„Brak jest podstaw do twierdzenia, że obecnie partia nie posiada organu umocowanego do reprezentowania jej” – to najważniejsze zdanie z uzasadnienia sądu, który postanowił o oddaleniu wniosku o ustanowienie kuratora w Konfederacji. Jej liderzy mogą odetchnąć z ulgą. Nie będzie wstrząsu po prawej stronie sceny politycznej.
Kłopoty Konfederacji wynikają z niezwołania kongresu w terminie, który minął 25 lipca
Groził on Konfederacji wskutek niezwołania w terminie pierwszego kongresu partii. Powinna zrobić to do 25 lipca, bo tego dnia obchodziła ona piątą rocznicę rejestracji sądowej, a statut partii przewiduje, że „kongres zwołuje rada liderów co najmniej raz na pięć lat”. Wspomniana rada liderów jest kilkunastoosobowym organem, na co dzień zarządzającym Konfederacją. Niezwołanie przez nią kongresu rodziło pytania, czy rada wciąż działa legalnie.
Były członek rady liderów Konfederacji Janusz Korwin-Mikke, obecnie budujący nową partię KORWiN, twierdzi, że władze jego dawnej partii nie są już legalne. Jak informowaliśmy w sierpniu, to on złożył jeden z wniosków o ustanowienie kuratora w Konfederacji. Kolejne takie pismo dostarczyły do sądu trzy osoby związane ze środowiskiem Konfederacji: Samuela Torkowska, Piotr Sterkowski i Tomasz Kwiatkowski.

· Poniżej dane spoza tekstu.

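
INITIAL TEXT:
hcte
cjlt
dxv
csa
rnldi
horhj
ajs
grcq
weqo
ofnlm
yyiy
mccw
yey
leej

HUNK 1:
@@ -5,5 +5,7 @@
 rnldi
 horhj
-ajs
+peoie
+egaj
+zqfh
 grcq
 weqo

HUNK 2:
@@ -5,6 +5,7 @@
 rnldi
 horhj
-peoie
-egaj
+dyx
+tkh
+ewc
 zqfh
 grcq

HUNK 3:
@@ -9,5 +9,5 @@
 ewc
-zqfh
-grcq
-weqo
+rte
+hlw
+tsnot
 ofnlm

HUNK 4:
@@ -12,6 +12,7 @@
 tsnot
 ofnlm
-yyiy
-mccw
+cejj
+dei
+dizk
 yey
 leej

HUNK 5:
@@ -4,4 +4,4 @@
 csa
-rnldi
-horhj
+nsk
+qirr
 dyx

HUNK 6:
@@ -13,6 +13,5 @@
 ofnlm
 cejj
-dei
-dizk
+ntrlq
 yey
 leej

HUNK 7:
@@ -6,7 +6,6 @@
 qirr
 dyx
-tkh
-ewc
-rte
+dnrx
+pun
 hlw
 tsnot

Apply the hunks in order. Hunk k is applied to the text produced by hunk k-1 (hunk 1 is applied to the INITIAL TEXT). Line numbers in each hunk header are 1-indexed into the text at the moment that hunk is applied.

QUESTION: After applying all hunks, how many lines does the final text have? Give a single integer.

Answer: 16

Derivation:
Hunk 1: at line 5 remove [ajs] add [peoie,egaj,zqfh] -> 16 lines: hcte cjlt dxv csa rnldi horhj peoie egaj zqfh grcq weqo ofnlm yyiy mccw yey leej
Hunk 2: at line 5 remove [peoie,egaj] add [dyx,tkh,ewc] -> 17 lines: hcte cjlt dxv csa rnldi horhj dyx tkh ewc zqfh grcq weqo ofnlm yyiy mccw yey leej
Hunk 3: at line 9 remove [zqfh,grcq,weqo] add [rte,hlw,tsnot] -> 17 lines: hcte cjlt dxv csa rnldi horhj dyx tkh ewc rte hlw tsnot ofnlm yyiy mccw yey leej
Hunk 4: at line 12 remove [yyiy,mccw] add [cejj,dei,dizk] -> 18 lines: hcte cjlt dxv csa rnldi horhj dyx tkh ewc rte hlw tsnot ofnlm cejj dei dizk yey leej
Hunk 5: at line 4 remove [rnldi,horhj] add [nsk,qirr] -> 18 lines: hcte cjlt dxv csa nsk qirr dyx tkh ewc rte hlw tsnot ofnlm cejj dei dizk yey leej
Hunk 6: at line 13 remove [dei,dizk] add [ntrlq] -> 17 lines: hcte cjlt dxv csa nsk qirr dyx tkh ewc rte hlw tsnot ofnlm cejj ntrlq yey leej
Hunk 7: at line 6 remove [tkh,ewc,rte] add [dnrx,pun] -> 16 lines: hcte cjlt dxv csa nsk qirr dyx dnrx pun hlw tsnot ofnlm cejj ntrlq yey leej
Final line count: 16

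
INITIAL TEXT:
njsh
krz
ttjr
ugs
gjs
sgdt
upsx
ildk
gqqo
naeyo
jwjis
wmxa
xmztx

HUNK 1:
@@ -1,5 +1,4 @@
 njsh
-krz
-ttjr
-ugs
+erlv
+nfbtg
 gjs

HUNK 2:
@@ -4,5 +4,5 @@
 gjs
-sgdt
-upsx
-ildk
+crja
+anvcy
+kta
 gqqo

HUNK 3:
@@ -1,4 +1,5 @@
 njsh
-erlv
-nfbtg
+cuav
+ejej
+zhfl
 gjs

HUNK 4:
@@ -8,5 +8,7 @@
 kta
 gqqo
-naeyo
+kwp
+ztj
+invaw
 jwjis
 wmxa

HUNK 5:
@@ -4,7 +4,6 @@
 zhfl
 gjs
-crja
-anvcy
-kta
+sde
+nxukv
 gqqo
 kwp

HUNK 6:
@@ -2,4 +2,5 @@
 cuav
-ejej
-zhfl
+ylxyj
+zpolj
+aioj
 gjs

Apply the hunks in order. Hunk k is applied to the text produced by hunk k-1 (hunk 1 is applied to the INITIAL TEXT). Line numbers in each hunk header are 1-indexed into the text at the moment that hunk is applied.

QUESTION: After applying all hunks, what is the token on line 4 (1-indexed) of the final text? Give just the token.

Hunk 1: at line 1 remove [krz,ttjr,ugs] add [erlv,nfbtg] -> 12 lines: njsh erlv nfbtg gjs sgdt upsx ildk gqqo naeyo jwjis wmxa xmztx
Hunk 2: at line 4 remove [sgdt,upsx,ildk] add [crja,anvcy,kta] -> 12 lines: njsh erlv nfbtg gjs crja anvcy kta gqqo naeyo jwjis wmxa xmztx
Hunk 3: at line 1 remove [erlv,nfbtg] add [cuav,ejej,zhfl] -> 13 lines: njsh cuav ejej zhfl gjs crja anvcy kta gqqo naeyo jwjis wmxa xmztx
Hunk 4: at line 8 remove [naeyo] add [kwp,ztj,invaw] -> 15 lines: njsh cuav ejej zhfl gjs crja anvcy kta gqqo kwp ztj invaw jwjis wmxa xmztx
Hunk 5: at line 4 remove [crja,anvcy,kta] add [sde,nxukv] -> 14 lines: njsh cuav ejej zhfl gjs sde nxukv gqqo kwp ztj invaw jwjis wmxa xmztx
Hunk 6: at line 2 remove [ejej,zhfl] add [ylxyj,zpolj,aioj] -> 15 lines: njsh cuav ylxyj zpolj aioj gjs sde nxukv gqqo kwp ztj invaw jwjis wmxa xmztx
Final line 4: zpolj

Answer: zpolj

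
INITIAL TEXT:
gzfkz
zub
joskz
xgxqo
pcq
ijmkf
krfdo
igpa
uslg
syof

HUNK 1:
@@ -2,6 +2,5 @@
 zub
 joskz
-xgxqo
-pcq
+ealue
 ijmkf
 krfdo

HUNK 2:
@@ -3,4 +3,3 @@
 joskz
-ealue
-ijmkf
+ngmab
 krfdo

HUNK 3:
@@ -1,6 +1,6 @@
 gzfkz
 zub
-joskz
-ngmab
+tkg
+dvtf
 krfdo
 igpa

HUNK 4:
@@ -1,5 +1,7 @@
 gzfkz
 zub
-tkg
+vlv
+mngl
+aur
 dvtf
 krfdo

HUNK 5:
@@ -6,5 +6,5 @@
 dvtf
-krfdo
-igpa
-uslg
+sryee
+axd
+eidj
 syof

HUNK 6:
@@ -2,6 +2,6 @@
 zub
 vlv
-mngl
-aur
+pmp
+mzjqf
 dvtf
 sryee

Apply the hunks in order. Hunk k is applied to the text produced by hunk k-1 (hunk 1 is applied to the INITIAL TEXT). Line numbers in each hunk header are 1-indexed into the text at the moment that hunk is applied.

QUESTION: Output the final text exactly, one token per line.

Hunk 1: at line 2 remove [xgxqo,pcq] add [ealue] -> 9 lines: gzfkz zub joskz ealue ijmkf krfdo igpa uslg syof
Hunk 2: at line 3 remove [ealue,ijmkf] add [ngmab] -> 8 lines: gzfkz zub joskz ngmab krfdo igpa uslg syof
Hunk 3: at line 1 remove [joskz,ngmab] add [tkg,dvtf] -> 8 lines: gzfkz zub tkg dvtf krfdo igpa uslg syof
Hunk 4: at line 1 remove [tkg] add [vlv,mngl,aur] -> 10 lines: gzfkz zub vlv mngl aur dvtf krfdo igpa uslg syof
Hunk 5: at line 6 remove [krfdo,igpa,uslg] add [sryee,axd,eidj] -> 10 lines: gzfkz zub vlv mngl aur dvtf sryee axd eidj syof
Hunk 6: at line 2 remove [mngl,aur] add [pmp,mzjqf] -> 10 lines: gzfkz zub vlv pmp mzjqf dvtf sryee axd eidj syof

Answer: gzfkz
zub
vlv
pmp
mzjqf
dvtf
sryee
axd
eidj
syof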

I właśnie ten drugi wniosek oddalił sąd. Z jego postanowienia wynika, że „wnioskodawcy nie posiadają legitymacji do występowania z wnioskiem”. Chodzi o to, że Torkowska, Sterkowski i Kwiatkowski nie są formalnie członkami Konfederacji. We wniosku do sądu argumentowali, że chcieliby się do niej zapisać, co utrudnia im brak legalnych władz.